Called Three Squared Market, the company offers businesses vending machines and miniature shops tailored to their specific needs. In pursuing radical new payment technologies, the company had evidently opted to test them on itself, offering volunteers the chance to inject a tiny RFID transmitter – developed by Swedish firm Biohax – between their thumb and index finger that will then allow them to unlock doors and make payments just by waving their hands. So far, well over half of the company’s 80 staff members have signed up.

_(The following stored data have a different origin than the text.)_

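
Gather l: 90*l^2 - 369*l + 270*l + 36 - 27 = 90*l^2 - 99*l + 9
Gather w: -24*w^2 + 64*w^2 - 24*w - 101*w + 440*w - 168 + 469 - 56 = 40*w^2 + 315*w + 245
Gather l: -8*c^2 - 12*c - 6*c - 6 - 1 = -8*c^2 - 18*c - 7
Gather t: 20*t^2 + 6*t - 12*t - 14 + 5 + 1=20*t^2 - 6*t - 8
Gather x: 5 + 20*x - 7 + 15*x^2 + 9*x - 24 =15*x^2 + 29*x - 26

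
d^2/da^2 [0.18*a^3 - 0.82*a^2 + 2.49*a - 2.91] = 1.08*a - 1.64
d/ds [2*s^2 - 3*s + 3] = 4*s - 3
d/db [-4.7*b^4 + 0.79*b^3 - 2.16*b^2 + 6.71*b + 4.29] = -18.8*b^3 + 2.37*b^2 - 4.32*b + 6.71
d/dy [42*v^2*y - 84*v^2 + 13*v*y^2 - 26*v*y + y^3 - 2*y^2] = 42*v^2 + 26*v*y - 26*v + 3*y^2 - 4*y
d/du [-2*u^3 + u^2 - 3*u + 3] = -6*u^2 + 2*u - 3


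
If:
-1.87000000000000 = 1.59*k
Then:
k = -1.18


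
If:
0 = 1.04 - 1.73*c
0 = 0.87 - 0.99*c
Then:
No Solution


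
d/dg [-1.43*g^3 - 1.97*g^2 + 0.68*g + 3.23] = -4.29*g^2 - 3.94*g + 0.68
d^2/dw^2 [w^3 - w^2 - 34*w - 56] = 6*w - 2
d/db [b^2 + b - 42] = 2*b + 1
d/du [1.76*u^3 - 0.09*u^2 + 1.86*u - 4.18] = 5.28*u^2 - 0.18*u + 1.86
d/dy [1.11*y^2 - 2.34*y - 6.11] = 2.22*y - 2.34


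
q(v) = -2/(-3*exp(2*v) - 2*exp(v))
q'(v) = -2*(6*exp(2*v) + 2*exp(v))/(-3*exp(2*v) - 2*exp(v))^2 = 4*(-3*exp(v) - 1)*exp(-v)/(3*exp(v) + 2)^2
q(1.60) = 0.02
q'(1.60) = -0.05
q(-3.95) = 50.48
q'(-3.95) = -51.89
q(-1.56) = 3.62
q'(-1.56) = -4.49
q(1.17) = 0.05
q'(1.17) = -0.10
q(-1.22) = 2.35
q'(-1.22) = -3.07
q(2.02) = 0.01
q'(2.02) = -0.02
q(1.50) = 0.03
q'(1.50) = -0.05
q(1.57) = 0.03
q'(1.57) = -0.05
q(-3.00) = 18.69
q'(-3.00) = -19.99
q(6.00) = 0.00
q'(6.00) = 0.00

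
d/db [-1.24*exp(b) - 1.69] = -1.24*exp(b)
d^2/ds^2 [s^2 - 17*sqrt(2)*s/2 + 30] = 2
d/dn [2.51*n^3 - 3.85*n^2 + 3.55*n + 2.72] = 7.53*n^2 - 7.7*n + 3.55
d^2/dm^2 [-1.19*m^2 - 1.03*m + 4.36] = -2.38000000000000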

Is this the next frontier in contactless access control and payment technology? It’s clearly more intrusive than other emerging solutions such as virtual keys on smartphones and fingerprint readers that connect biometric data to payment information. Speaking to the Times, Carnegie Mellon IT and public policy professor Alessandro Acquisti notes that the touted data encryption on Three Square’s chips could still offer significant security vulnerabilities, and notes that such technology could later be used for purposes that subjects aren’t so comfortable with, such as monitoring bathroom breaks. But some of Three Squared Market’s staff are decidedly enthusiastic about it, and the company’s CEO says his friends and family also want to try the technology.
It’s a fringe area for now, but as the access control and payments industries continue to transform through radical disruption, it may be one to keep an eye on.